ADLS2 Connector (Azure Data Lake Storage Gen2)¶
The ADLS2 connector provides a production-friendly, sync client over Azure Data Lake Storage Gen2 with lazy imports, robust error mapping, and ergonomic helpers.
Installation¶
poetry install -E connectors-adls2
# or
poetry install -E connectors-all
Quick usage¶
from auto_workflow.connectors import adls2
with adls2.client("default") as fs:
# Ensure container exists
fs.create_container("bronze", exist_ok=True)
fs.make_dirs("bronze", "events/2025-10-19", exist_ok=True)
fs.upload_bytes(
container="bronze",
path="events/2025-10-19/sample.csv",
data=b"id,name\n1,alice\n",
content_type="text/csv",
overwrite=True,
)
rows = list(fs.list_paths("bronze", prefix="events/2025-10-19/"))

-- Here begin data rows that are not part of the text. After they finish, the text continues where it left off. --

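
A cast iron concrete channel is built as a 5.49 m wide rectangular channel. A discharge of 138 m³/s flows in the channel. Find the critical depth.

For a rectangular channel, critical depth y_c = (q²/g)^(1/3) where q = Q/b = 138/5.49 = 25.14 m²/s.
So y_c = (25.14²/9.81)^(1/3) = 4.01 m.

y_c = 4.01 m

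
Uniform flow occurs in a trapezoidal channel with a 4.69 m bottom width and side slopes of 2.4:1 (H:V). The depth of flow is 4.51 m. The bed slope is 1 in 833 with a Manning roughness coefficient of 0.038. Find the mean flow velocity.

V = 1.67 m/s

With bottom width b = 4.69 m and side slope z = 2.4: A = (b + zy)y = (4.69 + 2.4×4.51)×4.51 = 69.97 m²; P = b + 2y√(1+z²) = 4.69 + 2×4.51×2.6 = 28.14 m.
Hydraulic radius R = A/P = 69.97/28.14 = 2.486 m.
From Manning's equation, V = (1/n) R^(2/3) S^(1/2) = (1/0.038) × 2.486^(2/3) × 0.0012^(1/2) = 1.67 m/s.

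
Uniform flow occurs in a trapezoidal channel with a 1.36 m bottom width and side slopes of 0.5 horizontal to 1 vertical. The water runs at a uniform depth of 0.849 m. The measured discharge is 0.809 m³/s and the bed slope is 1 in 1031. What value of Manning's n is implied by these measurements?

With bottom width b = 1.36 m and side slope z = 0.5: A = (b + zy)y = (1.36 + 0.5×0.849)×0.849 = 1.515 m²; P = b + 2y√(1+z²) = 1.36 + 2×0.849×1.118 = 3.258 m.
Hydraulic radius R = A/P = 1.515/3.258 = 0.465 m.
Rearranging Manning's equation: n = (1/Q) A R^(2/3) S^(1/2) = (1/0.809) × 1.515 × 0.465^(2/3) × √0.0009699 = 0.035.

n = 0.035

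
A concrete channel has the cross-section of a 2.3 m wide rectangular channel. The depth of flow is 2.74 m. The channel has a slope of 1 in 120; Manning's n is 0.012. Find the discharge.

Q = 41.7 m³/s

Flow area A = b·y = 2.3 × 2.74 = 6.302 m². Wetted perimeter P = b + 2y = 2.3 + 2×2.74 = 7.78 m.
Hydraulic radius R = A/P = 6.302/7.78 = 0.81 m.
Manning's equation: Q = (1/n) A R^(2/3) S^(1/2) = (1/0.012) × 6.302 × 0.81^(2/3) × 0.008333^(1/2) = 41.7 m³/s.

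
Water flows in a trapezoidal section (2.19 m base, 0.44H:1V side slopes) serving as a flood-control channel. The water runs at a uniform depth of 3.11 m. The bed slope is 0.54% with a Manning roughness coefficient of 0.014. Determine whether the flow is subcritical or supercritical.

supercritical

With bottom width b = 2.19 m and side slope z = 0.44: A = (b + zy)y = (2.19 + 0.44×3.11)×3.11 = 11.07 m²; P = b + 2y√(1+z²) = 2.19 + 2×3.11×1.093 = 8.985 m.
Hydraulic radius R = A/P = 11.07/8.985 = 1.232 m.
V = (1/n) R^(2/3) √S = (1/0.014) × 1.232^(2/3) × √0.0054 = 6.031 m/s. Hydraulic depth D_h = A/T = 11.07/4.927 = 2.246 m.
Froude number Fr = V/√(g·D_h) = 6.031/√(9.81×2.246) = 1.28, which is greater than 1, so the flow is supercritical.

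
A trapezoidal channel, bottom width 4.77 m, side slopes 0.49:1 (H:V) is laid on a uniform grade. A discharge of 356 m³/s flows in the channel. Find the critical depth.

At critical depth, Q² T / (g A³) = 1, i.e. A³/T = Q²/g = 356²/9.81 = 12920.
At y = 4.59 m: A³/T = 3608 — too small.
At y = 8.24 m: A³/T = 29760 — too large.
At y = 6.57 m: A³/T = 12900 — close enough.

y_c = 6.57 m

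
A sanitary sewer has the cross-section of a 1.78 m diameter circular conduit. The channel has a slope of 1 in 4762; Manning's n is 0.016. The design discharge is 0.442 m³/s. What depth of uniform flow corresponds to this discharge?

Manning's equation rearranged: A R^(2/3) = nQ / (1·√S) = 0.016 × 0.442 / (√0.00021) = 0.488.
Try y = 0.503 m: A R^(2/3) = 0.2529 — short.
Try y = 0.782 m: A R^(2/3) = 0.579 — over.
Try y = 0.711 m: A R^(2/3) = 0.4875 — close enough.

y_n = 0.711 m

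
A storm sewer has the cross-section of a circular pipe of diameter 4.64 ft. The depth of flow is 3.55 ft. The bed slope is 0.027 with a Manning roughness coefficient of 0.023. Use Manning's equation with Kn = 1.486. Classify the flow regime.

For a circular section of diameter D = 4.64 ft at depth y = 3.55 ft, the central angle is θ = 2 arccos(1 − 2y/D) = 4.259 rad. Then A = (D²/8)(θ − sin θ) = 13.88 ft² and P = Dθ/2 = 9.881 ft.
Hydraulic radius R = A/P = 13.88/9.881 = 1.405 ft.
V = (1.486/n) R^(2/3) √S = (1.486/0.023) × 1.405^(2/3) × √0.027 = 13.32 ft/s. Hydraulic depth D_h = A/T = 13.88/3.934 = 3.529 ft.
Froude number Fr = V/√(g·D_h) = 13.32/√(32.2×3.529) = 1.25, which is greater than 1, so the flow is supercritical.

supercritical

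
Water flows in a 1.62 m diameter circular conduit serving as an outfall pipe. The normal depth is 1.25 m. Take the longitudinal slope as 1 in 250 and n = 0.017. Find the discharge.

Q = 3.95 m³/s

For a circular section of diameter D = 1.62 m at depth y = 1.25 m, the central angle is θ = 2 arccos(1 − 2y/D) = 4.29 rad. Then A = (D²/8)(θ − sin θ) = 1.707 m² and P = Dθ/2 = 3.475 m.
Hydraulic radius R = A/P = 1.707/3.475 = 0.4911 m.
Manning's equation: Q = (1/n) A R^(2/3) S^(1/2) = (1/0.017) × 1.707 × 0.4911^(2/3) × 0.004^(1/2) = 3.95 m³/s.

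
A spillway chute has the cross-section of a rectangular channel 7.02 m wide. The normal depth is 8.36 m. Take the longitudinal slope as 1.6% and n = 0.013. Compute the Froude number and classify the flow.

supercritical

Flow area A = b·y = 7.02 × 8.36 = 58.69 m². Wetted perimeter P = b + 2y = 7.02 + 2×8.36 = 23.74 m.
Hydraulic radius R = A/P = 58.69/23.74 = 2.472 m.
V = (1/n) R^(2/3) √S = (1/0.013) × 2.472^(2/3) × √0.016 = 17.79 m/s. Hydraulic depth D_h = A/T = 58.69/7.02 = 8.36 m.
Froude number Fr = V/√(g·D_h) = 17.79/√(9.81×8.36) = 1.96, which is greater than 1, so the flow is supercritical.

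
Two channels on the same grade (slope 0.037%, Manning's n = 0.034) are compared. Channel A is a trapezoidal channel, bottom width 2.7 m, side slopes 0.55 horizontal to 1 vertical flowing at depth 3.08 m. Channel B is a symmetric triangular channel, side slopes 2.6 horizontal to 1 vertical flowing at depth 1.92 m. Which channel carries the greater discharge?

Channel A: With bottom width b = 2.7 m and side slope z = 0.55: A = (b + zy)y = (2.7 + 0.55×3.08)×3.08 = 13.53 m²; P = b + 2y√(1+z²) = 2.7 + 2×3.08×1.141 = 9.73 m. Hydraulic radius R = A/P = 13.53/9.73 = 1.391 m. Q_A = (1/0.034)·13.53·1.391^(2/3)·√0.00037 = 9.54 m³/s.
Channel B: For a triangular section with side slope z = 2.6: A = zy² = 2.6×1.92² = 9.585 m²; P = 2y√(1+z²) = 2×1.92×2.786 = 10.7 m. Hydraulic radius R = A/P = 9.585/10.7 = 0.896 m. Q_B = (1/0.034)·9.585·0.896^(2/3)·√0.00037 = 5.04 m³/s.
Q_A = 9.54 m³/s vs Q_B = 5.04 m³/s, so channel A carries more.

channel A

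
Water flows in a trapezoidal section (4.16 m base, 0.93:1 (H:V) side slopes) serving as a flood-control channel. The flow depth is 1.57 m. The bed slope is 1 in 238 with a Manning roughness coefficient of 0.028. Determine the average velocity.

With bottom width b = 4.16 m and side slope z = 0.93: A = (b + zy)y = (4.16 + 0.93×1.57)×1.57 = 8.824 m²; P = b + 2y√(1+z²) = 4.16 + 2×1.57×1.366 = 8.448 m.
Hydraulic radius R = A/P = 8.824/8.448 = 1.044 m.
From Manning's equation, V = (1/n) R^(2/3) S^(1/2) = (1/0.028) × 1.044^(2/3) × 0.004202^(1/2) = 2.38 m/s.

V = 2.38 m/s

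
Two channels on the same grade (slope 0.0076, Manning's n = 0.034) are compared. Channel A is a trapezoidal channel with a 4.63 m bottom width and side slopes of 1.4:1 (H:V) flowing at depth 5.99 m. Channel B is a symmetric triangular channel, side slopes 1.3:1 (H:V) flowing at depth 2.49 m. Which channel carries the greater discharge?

channel A

Channel A: With bottom width b = 4.63 m and side slope z = 1.4: A = (b + zy)y = (4.63 + 1.4×5.99)×5.99 = 77.97 m²; P = b + 2y√(1+z²) = 4.63 + 2×5.99×1.72 = 25.24 m. Hydraulic radius R = A/P = 77.97/25.24 = 3.089 m. Q_A = (1/0.034)·77.97·3.089^(2/3)·√0.0076 = 424 m³/s.
Channel B: For a triangular section with side slope z = 1.3: A = zy² = 1.3×2.49² = 8.06 m²; P = 2y√(1+z²) = 2×2.49×1.64 = 8.168 m. Hydraulic radius R = A/P = 8.06/8.168 = 0.9868 m. Q_B = (1/0.034)·8.06·0.9868^(2/3)·√0.0076 = 20.48 m³/s.
Q_A = 424 m³/s vs Q_B = 20.48 m³/s, so channel A carries more.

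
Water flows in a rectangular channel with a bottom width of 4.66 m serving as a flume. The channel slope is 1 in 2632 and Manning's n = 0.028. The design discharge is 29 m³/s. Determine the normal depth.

y_n = 6.28 m

Manning's equation rearranged: A R^(2/3) = nQ / (1·√S) = 0.028 × 29 / (√0.0003799) = 41.66.
At y = 5.19 m: A R^(2/3) = 33.2 — short.
At y = 7.47 m: A R^(2/3) = 51.05 — over.
At y = 6.28 m: A R^(2/3) = 41.68 — ≈ 41.66.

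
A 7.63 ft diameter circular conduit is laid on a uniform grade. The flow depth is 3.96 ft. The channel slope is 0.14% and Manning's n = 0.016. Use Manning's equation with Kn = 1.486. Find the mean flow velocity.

For a circular section of diameter D = 7.63 ft at depth y = 3.96 ft, the central angle is θ = 2 arccos(1 − 2y/D) = 3.218 rad. Then A = (D²/8)(θ − sin θ) = 23.97 ft² and P = Dθ/2 = 12.28 ft.
Hydraulic radius R = A/P = 23.97/12.28 = 1.953 ft.
From Manning's equation, V = (1.486/n) R^(2/3) S^(1/2) = (1.486/0.016) × 1.953^(2/3) × 0.0014^(1/2) = 5.43 ft/s.

V = 5.43 ft/s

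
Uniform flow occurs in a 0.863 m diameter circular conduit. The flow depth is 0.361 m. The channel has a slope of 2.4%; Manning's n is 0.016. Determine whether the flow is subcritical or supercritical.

For a circular section of diameter D = 0.863 m at depth y = 0.361 m, the central angle is θ = 2 arccos(1 − 2y/D) = 2.813 rad. Then A = (D²/8)(θ − sin θ) = 0.2319 m² and P = Dθ/2 = 1.214 m.
Hydraulic radius R = A/P = 0.2319/1.214 = 0.191 m.
V = (1/n) R^(2/3) √S = (1/0.016) × 0.191^(2/3) × √0.024 = 3.212 m/s. Hydraulic depth D_h = A/T = 0.2319/0.8514 = 0.2724 m.
Froude number Fr = V/√(g·D_h) = 3.212/√(9.81×0.2724) = 1.96, which is greater than 1, so the flow is supercritical.

supercritical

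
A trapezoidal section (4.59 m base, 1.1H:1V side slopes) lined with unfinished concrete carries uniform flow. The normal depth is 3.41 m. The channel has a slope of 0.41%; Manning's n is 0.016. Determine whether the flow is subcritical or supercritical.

With bottom width b = 4.59 m and side slope z = 1.1: A = (b + zy)y = (4.59 + 1.1×3.41)×3.41 = 28.44 m²; P = b + 2y√(1+z²) = 4.59 + 2×3.41×1.487 = 14.73 m.
Hydraulic radius R = A/P = 28.44/14.73 = 1.931 m.
V = (1/n) R^(2/3) √S = (1/0.016) × 1.931^(2/3) × √0.0041 = 6.206 m/s. Hydraulic depth D_h = A/T = 28.44/12.09 = 2.352 m.
Froude number Fr = V/√(g·D_h) = 6.206/√(9.81×2.352) = 1.29, which is greater than 1, so the flow is supercritical.

supercritical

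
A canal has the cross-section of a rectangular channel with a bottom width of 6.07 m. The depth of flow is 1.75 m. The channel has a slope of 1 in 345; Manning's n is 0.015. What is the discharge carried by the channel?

Q = 40.9 m³/s

Flow area A = b·y = 6.07 × 1.75 = 10.62 m². Wetted perimeter P = b + 2y = 6.07 + 2×1.75 = 9.57 m.
Hydraulic radius R = A/P = 10.62/9.57 = 1.11 m.
Manning's equation: Q = (1/n) A R^(2/3) S^(1/2) = (1/0.015) × 10.62 × 1.11^(2/3) × 0.002899^(1/2) = 40.9 m³/s.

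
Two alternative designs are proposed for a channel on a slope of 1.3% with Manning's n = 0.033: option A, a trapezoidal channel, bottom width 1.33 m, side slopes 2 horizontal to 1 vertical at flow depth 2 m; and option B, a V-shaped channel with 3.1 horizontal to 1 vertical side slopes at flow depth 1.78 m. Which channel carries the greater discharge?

Channel A: With bottom width b = 1.33 m and side slope z = 2: A = (b + zy)y = (1.33 + 2×2)×2 = 10.66 m²; P = b + 2y√(1+z²) = 1.33 + 2×2×2.236 = 10.27 m. Hydraulic radius R = A/P = 10.66/10.27 = 1.038 m. Q_A = (1/0.033)·10.66·1.038^(2/3)·√0.013 = 37.75 m³/s.
Channel B: For a triangular section with side slope z = 3.1: A = zy² = 3.1×1.78² = 9.822 m²; P = 2y√(1+z²) = 2×1.78×3.257 = 11.6 m. Hydraulic radius R = A/P = 9.822/11.6 = 0.847 m. Q_B = (1/0.033)·9.822·0.847^(2/3)·√0.013 = 30.38 m³/s.
Q_A = 37.75 m³/s vs Q_B = 30.38 m³/s, so channel A carries more.

channel A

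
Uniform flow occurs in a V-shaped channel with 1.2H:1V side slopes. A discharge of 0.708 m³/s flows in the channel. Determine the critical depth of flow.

y_c = 0.589 m

At critical depth, Q² T / (g A³) = 1, i.e. A³/T = Q²/g = 0.708²/9.81 = 0.0511.
Trying y = 0.429 m: A³/T = 0.01046 — short.
Trying y = 0.689 m: A³/T = 0.1118 — over.
Trying y = 0.589 m: A³/T = 0.05104 — close enough.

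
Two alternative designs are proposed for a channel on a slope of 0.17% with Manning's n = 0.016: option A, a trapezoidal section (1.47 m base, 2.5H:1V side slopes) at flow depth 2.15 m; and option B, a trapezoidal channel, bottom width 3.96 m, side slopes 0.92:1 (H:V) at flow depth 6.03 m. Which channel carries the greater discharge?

Channel A: With bottom width b = 1.47 m and side slope z = 2.5: A = (b + zy)y = (1.47 + 2.5×2.15)×2.15 = 14.72 m²; P = b + 2y√(1+z²) = 1.47 + 2×2.15×2.693 = 13.05 m. Hydraulic radius R = A/P = 14.72/13.05 = 1.128 m. Q_A = (1/0.016)·14.72·1.128^(2/3)·√0.0017 = 41.09 m³/s.
Channel B: With bottom width b = 3.96 m and side slope z = 0.92: A = (b + zy)y = (3.96 + 0.92×6.03)×6.03 = 57.33 m²; P = b + 2y√(1+z²) = 3.96 + 2×6.03×1.359 = 20.35 m. Hydraulic radius R = A/P = 57.33/20.35 = 2.818 m. Q_B = (1/0.016)·57.33·2.818^(2/3)·√0.0017 = 294.7 m³/s.
Q_A = 41.09 m³/s vs Q_B = 294.7 m³/s, so channel B carries more.

channel B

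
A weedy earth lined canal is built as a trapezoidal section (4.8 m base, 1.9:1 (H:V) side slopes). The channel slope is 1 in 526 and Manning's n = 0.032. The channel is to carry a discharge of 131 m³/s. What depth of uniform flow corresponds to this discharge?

Manning's equation rearranged: A R^(2/3) = nQ / (1·√S) = 0.032 × 131 / (√0.001901) = 96.14.
Trying y = 3.07 m: A R^(2/3) = 48.58 — low.
Trying y = 5.32 m: A R^(2/3) = 160.1 — high.
Trying y = 4.23 m: A R^(2/3) = 96.38 — ≈ 96.14.

y_n = 4.23 m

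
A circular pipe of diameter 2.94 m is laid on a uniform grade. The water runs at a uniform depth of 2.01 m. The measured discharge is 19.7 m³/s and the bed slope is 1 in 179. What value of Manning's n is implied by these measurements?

n = 0.017

For a circular section of diameter D = 2.94 m at depth y = 2.01 m, the central angle is θ = 2 arccos(1 − 2y/D) = 3.894 rad. Then A = (D²/8)(θ − sin θ) = 4.945 m² and P = Dθ/2 = 5.724 m.
Hydraulic radius R = A/P = 4.945/5.724 = 0.864 m.
Rearranging Manning's equation: n = (1/Q) A R^(2/3) S^(1/2) = (1/19.7) × 4.945 × 0.864^(2/3) × √0.005587 = 0.017.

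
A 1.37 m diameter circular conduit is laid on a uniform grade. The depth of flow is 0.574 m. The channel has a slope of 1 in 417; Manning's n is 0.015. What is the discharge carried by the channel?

For a circular section of diameter D = 1.37 m at depth y = 0.574 m, the central angle is θ = 2 arccos(1 − 2y/D) = 2.816 rad. Then A = (D²/8)(θ − sin θ) = 0.5857 m² and P = Dθ/2 = 1.929 m.
Hydraulic radius R = A/P = 0.5857/1.929 = 0.3036 m.
Manning's equation: Q = (1/n) A R^(2/3) S^(1/2) = (1/0.015) × 0.5857 × 0.3036^(2/3) × 0.002398^(1/2) = 0.864 m³/s.

Q = 0.864 m³/s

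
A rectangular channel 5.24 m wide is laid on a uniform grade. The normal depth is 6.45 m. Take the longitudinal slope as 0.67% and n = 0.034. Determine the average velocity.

V = 3.65 m/s

Flow area A = b·y = 5.24 × 6.45 = 33.8 m². Wetted perimeter P = b + 2y = 5.24 + 2×6.45 = 18.14 m.
Hydraulic radius R = A/P = 33.8/18.14 = 1.863 m.
From Manning's equation, V = (1/n) R^(2/3) S^(1/2) = (1/0.034) × 1.863^(2/3) × 0.0067^(1/2) = 3.65 m/s.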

Authentication & connection¶
Pick one:
- Connection string (recommended):
- Env:
AUTO_WORKFLOW_CONNECTORS_ADLS2_<PROFILE>__CONNECTION_STRING="..."
- Aliases:
__CONN_STR
,__DSN
- Account URL + DefaultAzureCredential (AAD-based):
- Env:
AUTO_WORKFLOW_CONNECTORS_ADLS2_<PROFILE>__ACCOUNT_URL="https://<acct>.dfs.core.windows.net"
- Env:
AUTO_WORKFLOW_CONNECTORS_ADLS2_<PROFILE>__USE_DEFAULT_CREDENTIALS=true
- Custom credential object (advanced): set via config/JSON overlay as
credential
.
Environment overrides¶
Prefix: AUTO_WORKFLOW_CONNECTORS_ADLS2_<PROFILE>__
export AUTO_WORKFLOW_CONNECTORS_ADLS2_DEFAULT__CONNECTION_STRING="DefaultEndpointsProtocol=..."
export AUTO_WORKFLOW_CONNECTORS_ADLS2_DEFAULT__ACCOUNT_URL="https://myacct.dfs.core.windows.net"
export AUTO_WORKFLOW_CONNECTORS_ADLS2_DEFAULT__USE_DEFAULT_CREDENTIALS=true
export AUTO_WORKFLOW_CONNECTORS_ADLS2_DEFAULT__RETRIES__ATTEMPTS=5
export AUTO_WORKFLOW_CONNECTORS_ADLS2_DEFAULT__TIMEOUTS__CONNECT_S=2.0
export AUTO_WORKFLOW_CONNECTORS_ADLS2_DEFAULT__TIMEOUTS__OPERATION_S=30.0
export AUTO_WORKFLOW_CONNECTORS_ADLS2_DEFAULT__JSON='{"connection_string":"..."}'
Operations¶
upload_bytes(container, path, data, content_type=None, metadata=None, overwrite=True, chunk_size=None, timeout=None) -> etag
download_bytes(container, path, start=None, end=None, timeout=None) -> bytes
download_stream(container, path, chunk_size=None, timeout=None) -> Iterator[bytes]
list_paths(container, prefix=None, recursive=True, timeout=None) -> Iterator[dict]
exists(container, path, timeout=None) -> bool
delete_path(container, path, recursive=False, timeout=None) -> None
make_dirs(container, path, exist_ok=True, timeout=None) -> None
create_container(container, exist_ok=True, timeout=None) -> None
Notes:
- content_type
uses Azure Blob ContentSettings
under the hood when available.
- Errors map to project exceptions: AuthError
, NotFoundError
, TimeoutError
, TransientError
, PermanentError
with status-aware mapping for HttpResponseError
.
- Imports are lazy; missing extras yield an informative ImportError.
Example flow¶
See examples/adls_csv_flow.py
for a CSV roundtrip flow that creates a container, writes a CSV, reads it back, and cleans up.